Yes it is true. Workers at Jimmy John's are required to agree not to work for any business which derives more than 10 percent of its revenue from selling, which include sandwiches. The restriction is for two years after leaving employment and covers a three-mile radius of any Jimmy John's location. In each of 44 states, this translates to a 6,000 square mile blackout.

While noncompete clauses may be becoming more common, the question remains-are they enforceable? Consider the 2012 decision by Connecticut Superior Court, Creative Dimensions, Inc. v. Laberge.

The facts of the case

In this case, as a part of an agreement to sell their company, the defendants agreed "for a period of eighteen (18) months following the termination of ... employment for any reason, ...will not engage in any activity that is or is intended to be, directly or indirectly competitive with those aspects of the Company business[.]" CDI was in the business of providing goods and services in the areas of signs, portable exhibits, custom exhibits, and trade show services. Another company, ABC Signs, was a direct competitor with CDI in the sign business and ultimately hired the defendants with the idea to expand into the portable sign and custom exhibits market. CDI, seeking to prevent ABC from competing in this area of their business, sought to enforce the noncompete agreement.

The law as it applies

In deciding whether the agreement was in fact enforceable, the court laid out the general premise that agreements prohibiting competition are only valid to the extent they protect legitimate business interests; and to the extent that they do not place an unreasonably restraint upon the employee's ability to engage in an occupation or profession. The Connecticut Supreme Court has identified five factors to consider when deciding when a noncompete agreement is enforceable: (1) the length of time of the restriction; (2) the geographical area covered; (3) the fairness of the protection accorded to the employer; (4) the extent of the restraint on the employees opportunity to pursue an occupation; and (5) the extent of interference with the public's interest.
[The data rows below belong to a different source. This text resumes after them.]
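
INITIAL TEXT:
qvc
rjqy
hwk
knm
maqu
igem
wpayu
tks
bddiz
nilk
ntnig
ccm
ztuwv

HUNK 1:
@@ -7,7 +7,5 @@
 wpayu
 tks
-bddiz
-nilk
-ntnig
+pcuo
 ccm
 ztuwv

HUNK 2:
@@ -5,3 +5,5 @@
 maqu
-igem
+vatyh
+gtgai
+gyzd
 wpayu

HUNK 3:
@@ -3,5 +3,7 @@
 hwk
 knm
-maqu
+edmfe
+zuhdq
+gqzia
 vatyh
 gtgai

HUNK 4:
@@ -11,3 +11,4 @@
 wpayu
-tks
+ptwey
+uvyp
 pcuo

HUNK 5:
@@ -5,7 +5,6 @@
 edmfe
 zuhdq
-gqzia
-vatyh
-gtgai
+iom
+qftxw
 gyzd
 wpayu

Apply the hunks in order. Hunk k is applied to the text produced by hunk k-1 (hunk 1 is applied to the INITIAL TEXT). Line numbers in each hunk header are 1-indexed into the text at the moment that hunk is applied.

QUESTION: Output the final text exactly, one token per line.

Hunk 1: at line 7 remove [bddiz,nilk,ntnig] add [pcuo] -> 11 lines: qvc rjqy hwk knm maqu igem wpayu tks pcuo ccm ztuwv
Hunk 2: at line 5 remove [igem] add [vatyh,gtgai,gyzd] -> 13 lines: qvc rjqy hwk knm maqu vatyh gtgai gyzd wpayu tks pcuo ccm ztuwv
Hunk 3: at line 3 remove [maqu] add [edmfe,zuhdq,gqzia] -> 15 lines: qvc rjqy hwk knm edmfe zuhdq gqzia vatyh gtgai gyzd wpayu tks pcuo ccm ztuwv
Hunk 4: at line 11 remove [tks] add [ptwey,uvyp] -> 16 lines: qvc rjqy hwk knm edmfe zuhdq gqzia vatyh gtgai gyzd wpayu ptwey uvyp pcuo ccm ztuwv
Hunk 5: at line 5 remove [gqzia,vatyh,gtgai] add [iom,qftxw] -> 15 lines: qvc rjqy hwk knm edmfe zuhdq iom qftxw gyzd wpayu ptwey uvyp pcuo ccm ztuwv

Answer: qvc
rjqy
hwk
knm
edmfe
zuhdq
iom
qftxw
gyzd
wpayu
ptwey
uvyp
pcuo
ccm
ztuwv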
The court found that the CDI agreement was improper when considering the third and fourth factors. CDI did not require similar agreements with other employees even though in the past a number of employees have jumped ship and gone to work for competitors. With regard to the test for reasonableness, the court found the agreement overly broad; the test was not whether the defendants would be able to make a living in other ways, or in other occupations, but whether or not the agreement as written and applied would unfairly prevent their "opportunity" to pursue their occupation. The court found it did for no other reason than to stifle competition.

Seeking experienced legal representation

As the court noted, the facts relating to the specific sign industry were critical to the court's determination, and underscores the need for experienced legal counsel in both drafting noncompete agreements and efforts to enforce them.